Synergistic roles of lung autoantibodies, donor nonclassical monocytes and recipient classical monocytes in mediating primary graft dysfunction

PROJECT 1 SUMMARY Primary graft dysfunction (PGD) affects over 50% of recipients within the first 24-72 hours after lung transplantation. PGD is the dominant risk for post-operative mortality, transplant-associated multi-organ dysfunction, and chronic lung allograft rejection. We found that 30% of patients with chronic end-stage disease

develop autoantibodies against lung-restricted self-antigens, collagen type V and k-alpha 1 tubulin. The presence of LRA in lung transplant recipients was strongly associated with the development of PGD and CLAD. Using a murine model of lung transplantation, we showed that recipient mice harboring LRA have complement activation,

neutrophil recruitment, a lower PaO2/FIO2 and worsened lung injury, all clinical hallmarks of PGD. Our published and preliminary data suggest important interactions between LRA, donor derived NCM and recipient derived CM in determining the severity of lung injury after lung transplantation.
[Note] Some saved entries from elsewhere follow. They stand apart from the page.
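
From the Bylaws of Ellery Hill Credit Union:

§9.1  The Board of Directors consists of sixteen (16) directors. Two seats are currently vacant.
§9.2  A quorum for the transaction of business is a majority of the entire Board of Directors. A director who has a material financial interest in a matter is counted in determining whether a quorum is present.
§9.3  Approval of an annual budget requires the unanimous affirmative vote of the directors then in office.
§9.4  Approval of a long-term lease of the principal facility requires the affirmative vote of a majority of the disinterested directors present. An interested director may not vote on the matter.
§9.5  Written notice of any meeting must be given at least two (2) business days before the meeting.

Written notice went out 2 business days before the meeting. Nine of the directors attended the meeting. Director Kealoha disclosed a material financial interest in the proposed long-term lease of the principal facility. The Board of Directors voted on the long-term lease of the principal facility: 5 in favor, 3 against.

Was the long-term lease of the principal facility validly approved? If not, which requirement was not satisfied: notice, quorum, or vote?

Valid — all requirements satisfied.

Notice: 2 business days given; 2 required (2 ≥ 2). Satisfied.
Quorum: 9 present (interested directors count toward quorum); quorum is 9. Satisfied.
Vote: the long-term lease of the principal facility requires a majority of the disinterested directors present (9 − 1 = 8). A majority of 8 is 5, so 5 affirmative votes are needed; 5 voted in favor. Satisfied.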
We found that LRA bind Fc receptors on donor

derived NCM to promote their retention in the allograft and activation. This enhances the recruitment of CM to the allograft which release IL-1β and matrix metalloproteinase-8 (MMP8), liberating sequestered and immune privileged self-antigens and exposing their immunogenic epitopes, enabling the extravasated LRA to form

immune complexes. The resulting immune complexes activate complement to exacerbate lung injury in the first 24 hours after lung transplantation. Further preliminary data suggest LRA immune complexes activate donor derived NCM to release CXCL2 and promote neutrophil recruitment via a pathway that requires Src, PI3K and

BTK, but is independent of the TLR2/4/MyD88 activated by DAMPs. This results in delayed lung injury 48 to 72 hours after transplant. We will test the hypothesis that pre-existing LRA interact with donor derived NCM and recipient CM to worsen PGD via complement dependent and independent pathways in two interrelated aims:

Aim 1. To determine the mechanisms through which LRA activate NCM to worsen PGD. Aim 2. To determine the role of IL-1β and MMP-8 released from recipient CM in the cleavage of sequestered self-antigens and their binding to LRA. In collaboration Project 2, we will examine the role of acid aspiration in the formation of de novo LRA and epitope

spreading, in collaboration with Project 3, we will determine whether LRA enhance the recruitment or retention of profibrotic monocyte derived alveolar macrophages. In collaboration with Project 4, we will determine whether worsening of PGD induced by LRA drive mitochondrial dysfunction in the epithelium to induce pathologic ISR

activation that prevents repair. These studies will provide insights into the mechanisms by which LRA worsen PGD and link them to clinically applicable strategies that can be rapidly translated to the care of patients requiring lung transplantation.